O Estado de S.Paulo - 05/02
Sempre disposta a sobressair-se entre outros dirigentes nacionais e a fazer sua Argentina destacar-se dos demais países, sobretudo os vizinhos, a presidente Cristina Kirchner alcançou seus objetivos, embora de forma que certamente não desejava. Seu governo e seu país são os primeiros, em toda a história do FMI, a receber uma moção pública de censura da diretoria da instituição por causa da má qualidade de suas estatísticas, que resultam em índices de inflação e de crescimento do PIB sem credibilidade, o que impede sua comparação com os de outros países, distorce os cálculos econômicos e dificulta a correta avaliação da situação econômica da Argentina.
Na nota na qual informa a censura à Argentina, o Fundo critica a falta de progresso na adoção de medidas pelo governo Kirchner para melhorar a qualidade das estatísticas, sobretudo para a aferição do Índice de Preços ao Consumidor na região da grande Buenos Aires e do PIB. A diretoria da instituição deu prazo até 29 de setembro para que essas medidas sejam implementadas, pois a diretora-gerente Christine Lagarde terá de apresentar um relatório sobre o caso no dia 13 de novembro. A moção de censura é a primeira de uma série de sanções que poderão ser aplicadas pelo FMI à Argentina. Elas podem incluir a suspensão dos direitos de voto do país nas reuniões da instituição e até sua expulsão.
A censura formal do FMI à Argentina era esperada. O Instituto Nacional de Estatísticas e Censo (Indec), que realiza trabalho semelhante ao do IBGE, está sob intervenção do governo desde 2007. Foi a maneira que o governo Kirchner (antes de Cristina, a presidência foi ocupada por seu marido, Néstor) encontrou para evitar que a inflação, já sentida no bolso dos cidadãos e na contabilidade das empresas, fosse integralmente aferida pelas estatísticas oficiais. Desde então, os dados do Indec vêm sendo contestados por economistas e instituições privadas. No ano passado, por exemplo, a inflação argentina ficou em cerca de 25%, na média dos cálculos privados, mas, para o Indec, limitou-se a 10,8%.
Fato conhecido no país e no resto do mundo - há anos os relatórios do FMI publicam dados sobre a Argentina acompanhados de nota na qual adverte para sua falta de credibilidade. A deliberada manipulação das estatísticas nacionais, com objetivo visivelmente políticos, tem sido desmentida com vigor pelo governo Kirchner.
Em setembro, usando uma linguagem futebolística, pertinente por se tratar da Argentina, a diretora-gerente do Fundo afirmara que, ao determinar que o governo Kirchner providenciasse as correções necessárias nas suas estatísticas, a instituição aplicava-lhe um "cartão amarelo". Como sempre faz em situações como essa, Cristina Kirchner respondeu de maneira ríspida, dizendo que a Argentina não era um time de futebol, mas um país.

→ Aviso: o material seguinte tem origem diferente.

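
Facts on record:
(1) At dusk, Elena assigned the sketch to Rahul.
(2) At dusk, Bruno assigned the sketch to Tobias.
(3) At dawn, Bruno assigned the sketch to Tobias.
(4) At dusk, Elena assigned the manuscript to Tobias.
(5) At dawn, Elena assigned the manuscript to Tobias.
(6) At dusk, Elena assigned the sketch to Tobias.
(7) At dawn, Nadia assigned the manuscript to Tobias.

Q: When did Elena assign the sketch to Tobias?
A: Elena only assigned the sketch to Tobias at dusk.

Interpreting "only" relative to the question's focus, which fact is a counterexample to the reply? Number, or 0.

0

The question "When did ...?" targets the setting, so in the reply the focus falls on "at dusk".
"Only" then excludes alternative settings while the background — same agent, thing, recipient (Elena / the sketch / Tobias) — is held fixed.
No listed fact shares that background with another setting. Nothing contradicts the reply.
(Fact (1) would refute a reading with focus on the recipient — but that is not what the question asks.)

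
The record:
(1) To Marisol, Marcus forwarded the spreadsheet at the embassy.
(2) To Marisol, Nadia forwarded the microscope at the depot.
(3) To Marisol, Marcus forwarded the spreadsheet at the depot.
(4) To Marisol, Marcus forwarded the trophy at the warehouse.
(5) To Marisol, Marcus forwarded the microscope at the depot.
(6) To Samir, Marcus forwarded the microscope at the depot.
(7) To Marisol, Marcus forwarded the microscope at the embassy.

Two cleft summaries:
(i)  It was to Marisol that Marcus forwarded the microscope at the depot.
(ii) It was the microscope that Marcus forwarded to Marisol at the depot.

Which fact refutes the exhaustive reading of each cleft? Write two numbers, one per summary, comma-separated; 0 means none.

Summary (i) focuses "Marisol" (the recipient); background same agent, thing, setting (Marcus / the microscope / at the depot). Fact (6) matches that background with recipient = Samir — refutes (i).
Summary (ii) focuses "the microscope" (the thing); background same agent, recipient, setting (Marcus / Marisol / at the depot). Fact (3) matches that background with thing = the spreadsheet — refutes (ii).

6, 3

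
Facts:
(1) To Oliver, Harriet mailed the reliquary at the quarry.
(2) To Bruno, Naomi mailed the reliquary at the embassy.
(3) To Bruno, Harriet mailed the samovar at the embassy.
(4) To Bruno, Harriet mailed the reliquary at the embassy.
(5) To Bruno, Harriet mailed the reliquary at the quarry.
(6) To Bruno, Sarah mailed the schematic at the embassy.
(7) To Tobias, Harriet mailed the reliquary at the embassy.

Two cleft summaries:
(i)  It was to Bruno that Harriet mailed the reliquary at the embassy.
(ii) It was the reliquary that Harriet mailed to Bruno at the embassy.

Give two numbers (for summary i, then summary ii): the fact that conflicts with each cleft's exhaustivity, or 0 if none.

(i): focus "Bruno". Looking for Harriet as agent and the reliquary as thing and at the embassy as setting with some other recipient — fact (7) has Tobias there. Refuted.
(ii): focus "the reliquary". Looking for Harriet as agent and Bruno as recipient and at the embassy as setting with some other thing — fact (3) has the samovar there. Refuted.

7, 3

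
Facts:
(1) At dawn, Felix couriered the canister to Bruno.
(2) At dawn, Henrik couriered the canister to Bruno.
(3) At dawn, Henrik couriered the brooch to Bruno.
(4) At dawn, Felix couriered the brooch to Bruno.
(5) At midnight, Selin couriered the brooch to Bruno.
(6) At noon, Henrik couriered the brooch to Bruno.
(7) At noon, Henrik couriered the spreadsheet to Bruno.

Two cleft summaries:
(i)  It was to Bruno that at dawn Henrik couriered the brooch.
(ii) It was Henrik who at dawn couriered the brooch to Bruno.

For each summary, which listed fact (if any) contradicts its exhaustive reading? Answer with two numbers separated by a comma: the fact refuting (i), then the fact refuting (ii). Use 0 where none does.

0, 4

(i): focus "Bruno". No fact shares agent = Henrik, thing = the brooch, setting = at dawn with a different recipient. 0.
(ii): focus "Henrik". Looking for thing = the brooch, recipient = Bruno, setting = at dawn with some other agent — fact (4) has Felix there. Refuted.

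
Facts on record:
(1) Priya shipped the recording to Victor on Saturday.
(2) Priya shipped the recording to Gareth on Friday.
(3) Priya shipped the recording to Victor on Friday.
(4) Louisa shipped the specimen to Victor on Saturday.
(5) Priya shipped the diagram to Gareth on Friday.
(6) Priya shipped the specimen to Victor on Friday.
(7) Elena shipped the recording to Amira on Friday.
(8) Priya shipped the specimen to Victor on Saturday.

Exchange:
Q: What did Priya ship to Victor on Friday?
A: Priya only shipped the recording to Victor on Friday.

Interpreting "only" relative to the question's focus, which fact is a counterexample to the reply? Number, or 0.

6

Answering "What did ...?" puts focus on the thing — here, "the recording".
So "only" ranges over things; the rest (Priya as agent and Victor as recipient and on Friday as setting) is presupposed.
Fact (6) keeps Priya as agent and Victor as recipient and on Friday as setting but has thing = the specimen; that refutes the reply.
(Fact (1) would refute a reading with focus on the setting — but that is not what the question asks.)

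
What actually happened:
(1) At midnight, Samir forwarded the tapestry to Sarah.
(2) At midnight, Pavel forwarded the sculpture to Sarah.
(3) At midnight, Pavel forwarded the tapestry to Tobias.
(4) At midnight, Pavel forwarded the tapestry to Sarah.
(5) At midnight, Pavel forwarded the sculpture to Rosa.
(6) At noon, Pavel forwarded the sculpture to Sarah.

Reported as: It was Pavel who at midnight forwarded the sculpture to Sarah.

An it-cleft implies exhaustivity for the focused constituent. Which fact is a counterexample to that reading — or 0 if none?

Focus of the cleft: "Pavel" (the agent). Presupposed background: same thing, recipient, setting (the sculpture / Sarah / at midnight).
The exhaustive reading says no other agent fits that background.
Every other fact differs from the presupposition on some backgrounded slot, so none challenges the exhaustivity.

0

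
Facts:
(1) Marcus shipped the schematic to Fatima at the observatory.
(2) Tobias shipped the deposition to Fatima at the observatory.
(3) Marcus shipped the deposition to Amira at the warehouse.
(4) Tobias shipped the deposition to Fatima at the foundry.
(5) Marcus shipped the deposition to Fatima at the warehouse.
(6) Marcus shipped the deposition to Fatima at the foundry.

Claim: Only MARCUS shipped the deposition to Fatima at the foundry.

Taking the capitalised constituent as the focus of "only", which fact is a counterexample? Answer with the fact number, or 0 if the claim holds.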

Também desta vez, Kirchner reagiu asperamente. Sem explicar por que as estatísticas argentinas se tornaram tão ruins, tratou de atacar o FMI no twitter - do qual parece ter-se tornado usuária compulsiva, a ponto de um comentarista do jornal La Nación chamá-la de "tuiteira furiosa". "Onde estava o FMI que não conseguiu prever nenhuma crise?", perguntou, irritada.

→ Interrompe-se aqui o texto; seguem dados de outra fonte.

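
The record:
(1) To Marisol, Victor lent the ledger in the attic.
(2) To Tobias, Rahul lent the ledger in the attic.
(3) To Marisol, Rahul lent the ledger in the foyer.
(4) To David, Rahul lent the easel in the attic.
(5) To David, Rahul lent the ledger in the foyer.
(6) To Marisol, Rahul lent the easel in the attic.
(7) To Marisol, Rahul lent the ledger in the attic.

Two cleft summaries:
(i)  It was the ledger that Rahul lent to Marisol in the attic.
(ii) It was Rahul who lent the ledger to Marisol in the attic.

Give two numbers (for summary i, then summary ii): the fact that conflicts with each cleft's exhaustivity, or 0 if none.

6, 1

Summary (i) focuses "the ledger" (the thing); background Rahul as agent and Marisol as recipient and in the attic as setting. Fact (6) matches that background with thing = the easel — refutes (i).
Summary (ii) focuses "Rahul" (the agent); background the ledger as thing and Marisol as recipient and in the attic as setting. Fact (1) matches that background with agent = Victor — refutes (ii).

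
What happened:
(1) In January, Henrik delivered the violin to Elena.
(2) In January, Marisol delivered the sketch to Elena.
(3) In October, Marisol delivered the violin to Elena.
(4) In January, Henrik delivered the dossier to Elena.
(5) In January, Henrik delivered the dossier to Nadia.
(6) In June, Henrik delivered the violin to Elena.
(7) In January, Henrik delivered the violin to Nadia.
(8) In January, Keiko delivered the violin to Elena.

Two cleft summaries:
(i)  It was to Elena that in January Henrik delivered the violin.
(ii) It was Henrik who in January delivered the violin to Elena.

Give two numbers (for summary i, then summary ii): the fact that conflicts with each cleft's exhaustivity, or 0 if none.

Summary (i) focuses "Elena" (the recipient); background Henrik as agent and the violin as thing and in January as setting. Fact (7) matches that background with recipient = Nadia — refutes (i).
Summary (ii) focuses "Henrik" (the agent); background the violin as thing and Elena as recipient and in January as setting. Fact (8) matches that background with agent = Keiko — refutes (ii).

7, 8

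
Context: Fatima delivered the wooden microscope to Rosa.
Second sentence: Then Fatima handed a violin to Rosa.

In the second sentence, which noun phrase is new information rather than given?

"Fatima" and "Rosa" in the second sentence are given — already mentioned in the context.
"a violin" has no antecedent in the context; it is discourse-new (the indefinite article also signals a new referent).

a violin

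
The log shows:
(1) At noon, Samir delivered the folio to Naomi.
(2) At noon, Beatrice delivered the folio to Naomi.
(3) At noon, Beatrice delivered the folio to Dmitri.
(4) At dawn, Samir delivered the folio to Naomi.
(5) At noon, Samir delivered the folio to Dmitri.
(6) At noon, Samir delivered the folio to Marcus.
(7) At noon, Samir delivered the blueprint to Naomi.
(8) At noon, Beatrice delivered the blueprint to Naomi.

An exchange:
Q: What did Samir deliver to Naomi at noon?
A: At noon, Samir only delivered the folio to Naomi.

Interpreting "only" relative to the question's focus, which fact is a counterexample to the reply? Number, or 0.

The question "What did ...?" targets the thing, so in the reply the focus falls on "the folio".
"Only" then excludes alternative things while the background — Samir as agent and Naomi as recipient and at noon as setting — is held fixed.
Fact (7) shares the background with a different thing (the blueprint) — counterexample.
(Fact (4) would refute a reading with focus on the setting — but that is not what the question asks.)

7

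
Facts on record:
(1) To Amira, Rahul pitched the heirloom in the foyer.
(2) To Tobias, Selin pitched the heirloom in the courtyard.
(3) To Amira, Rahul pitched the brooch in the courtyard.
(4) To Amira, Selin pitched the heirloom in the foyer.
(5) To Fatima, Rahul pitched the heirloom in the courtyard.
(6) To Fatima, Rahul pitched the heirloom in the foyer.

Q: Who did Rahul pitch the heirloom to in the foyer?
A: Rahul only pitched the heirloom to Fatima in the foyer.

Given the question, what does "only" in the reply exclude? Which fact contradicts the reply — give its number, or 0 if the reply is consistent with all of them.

1

The question "Who did ... to ...?" targets the recipient, so in the reply the focus falls on "Fatima".
"Only" then excludes alternative recipients while the background — agent = Rahul, thing = the heirloom, setting = in the foyer — is held fixed.
Fact (1) shares the background with a different recipient (Amira) — counterexample.
(Fact (5) would refute a reading with focus on the setting — but that is not what the question asks.)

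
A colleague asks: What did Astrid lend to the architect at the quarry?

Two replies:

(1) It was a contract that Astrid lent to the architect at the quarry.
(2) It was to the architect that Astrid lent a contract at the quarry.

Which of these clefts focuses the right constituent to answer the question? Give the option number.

The question word "what" targets the direct object.
Option (1) clefts "a contract" — that matches what the question asks about.
Option (2) clefts "to the architect" — the recipient, not what was asked.
So the congruent reply is (1).

1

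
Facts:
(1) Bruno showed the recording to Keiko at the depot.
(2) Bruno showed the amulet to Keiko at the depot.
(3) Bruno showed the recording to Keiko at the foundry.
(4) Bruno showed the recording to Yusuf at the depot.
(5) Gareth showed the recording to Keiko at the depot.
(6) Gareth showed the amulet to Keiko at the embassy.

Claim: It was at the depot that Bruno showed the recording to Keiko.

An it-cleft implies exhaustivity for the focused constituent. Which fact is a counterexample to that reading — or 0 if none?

The cleft puts "at the depot" in focus and presupposes the open proposition with same agent, thing, recipient (Bruno / the recording / Keiko).
The exhaustive reading says no other setting fits that background.
Fact (3) shares the background but with setting = at the foundry; exhaustivity is violated.

3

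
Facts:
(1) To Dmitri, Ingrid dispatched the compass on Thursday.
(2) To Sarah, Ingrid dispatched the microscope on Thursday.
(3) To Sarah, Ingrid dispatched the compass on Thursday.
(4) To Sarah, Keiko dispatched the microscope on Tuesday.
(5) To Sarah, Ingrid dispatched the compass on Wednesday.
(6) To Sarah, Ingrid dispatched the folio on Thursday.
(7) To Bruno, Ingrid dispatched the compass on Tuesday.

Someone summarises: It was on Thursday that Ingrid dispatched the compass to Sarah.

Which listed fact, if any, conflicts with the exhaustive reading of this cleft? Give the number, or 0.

5

The cleft puts "on Thursday" in focus and presupposes the open proposition with agent = Ingrid, thing = the compass, recipient = Sarah.
Exhaustivity: on Thursday is the only setting satisfying that background.
Fact (5) shares the background but with setting = on Wednesday; exhaustivity is violated.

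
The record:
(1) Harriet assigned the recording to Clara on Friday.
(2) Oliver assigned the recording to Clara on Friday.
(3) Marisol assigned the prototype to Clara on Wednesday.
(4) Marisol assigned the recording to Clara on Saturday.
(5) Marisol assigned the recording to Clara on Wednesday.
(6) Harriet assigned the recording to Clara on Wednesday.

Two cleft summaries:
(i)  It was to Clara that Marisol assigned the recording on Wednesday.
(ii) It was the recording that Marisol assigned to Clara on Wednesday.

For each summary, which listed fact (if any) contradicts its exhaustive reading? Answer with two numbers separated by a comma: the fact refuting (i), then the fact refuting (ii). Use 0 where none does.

0, 3

(i): focus "Clara". No fact shares same agent, thing, setting (Marisol / the recording / on Wednesday) with a different recipient. 0.
(ii): focus "the recording". Looking for same agent, recipient, setting (Marisol / Clara / on Wednesday) with some other thing — fact (3) has the prototype there. Refuted.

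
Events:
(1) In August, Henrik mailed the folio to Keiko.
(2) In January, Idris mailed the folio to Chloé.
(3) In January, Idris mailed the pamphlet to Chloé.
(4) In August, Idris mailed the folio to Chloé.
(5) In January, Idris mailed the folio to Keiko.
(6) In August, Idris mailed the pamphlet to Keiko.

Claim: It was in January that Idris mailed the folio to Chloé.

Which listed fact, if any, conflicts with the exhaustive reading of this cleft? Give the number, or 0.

4

The cleft puts "in January" in focus and presupposes the open proposition with same agent, thing, recipient (Idris / the folio / Chloé).
Exhaustivity: in January is the only setting satisfying that background.
Fact (4) shares the background but with setting = in August; exhaustivity is violated.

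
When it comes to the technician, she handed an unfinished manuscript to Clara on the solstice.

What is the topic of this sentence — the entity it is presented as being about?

The construction explicitly marks "the technician" as what the sentence is about — the topic.
The remainder of the clause is the comment (what is said about the topic).

the technician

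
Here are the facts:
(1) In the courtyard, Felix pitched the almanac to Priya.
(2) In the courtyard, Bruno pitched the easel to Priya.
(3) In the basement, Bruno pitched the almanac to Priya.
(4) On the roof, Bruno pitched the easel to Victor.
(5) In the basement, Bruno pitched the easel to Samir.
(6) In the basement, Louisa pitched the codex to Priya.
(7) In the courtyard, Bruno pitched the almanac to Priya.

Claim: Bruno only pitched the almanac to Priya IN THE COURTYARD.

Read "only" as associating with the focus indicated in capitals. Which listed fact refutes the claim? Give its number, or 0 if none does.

Focus (in capitals) is "in the courtyard" — the setting. "Only" excludes alternative settings while holding fixed agent = Bruno, thing = the almanac, recipient = Priya.
Fact (3) matches on agent = Bruno, thing = the almanac, recipient = Priya, but has setting = in the basement instead. That refutes the claim.

3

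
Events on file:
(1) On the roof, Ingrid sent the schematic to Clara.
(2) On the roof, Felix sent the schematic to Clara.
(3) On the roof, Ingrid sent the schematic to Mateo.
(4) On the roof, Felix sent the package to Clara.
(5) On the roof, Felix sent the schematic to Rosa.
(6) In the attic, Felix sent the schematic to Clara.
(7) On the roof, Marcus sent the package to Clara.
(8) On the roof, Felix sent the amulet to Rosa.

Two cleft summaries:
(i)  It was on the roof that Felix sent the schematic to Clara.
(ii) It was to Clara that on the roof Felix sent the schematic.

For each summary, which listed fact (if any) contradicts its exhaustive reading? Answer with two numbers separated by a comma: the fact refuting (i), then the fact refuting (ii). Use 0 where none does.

6, 5

(i): focus "on the roof". Looking for Felix as agent and the schematic as thing and Clara as recipient with some other setting — fact (6) has in the attic there. Refuted.
(ii): focus "Clara". Looking for Felix as agent and the schematic as thing and on the roof as setting with some other recipient — fact (5) has Rosa there. Refuted.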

A resposta está documentada. No seu Panorama Econômico Mundial divulgado em setembro de 2006 - dois anos, portanto, antes do início da crise mundial -, o FMI advertiu que uma ruptura do mercado imobiliário poderia provocar uma abrupta queda no ritmo da economia americana, como acabou acontecendo. Em outubro de 2007, observou que a economia mundial entrara num período de incertezas e de dificuldades potenciais. Os problemas nos mercados de crédito haviam sido graves nos meses anteriores e poderiam ter desdobramentos, como tiveram.
O ministro da Economia, Hernán Lorenzino, de sua parte, repetiu a promessa de elaborar um novo índice de preços. Mas não para setembro, como exige o FMI. Esse índice seria testado em 2014 e seus primeiros resultados sairiam em 2015 e, não por coincidência, quando termina o mandato de Cristina Kirchner.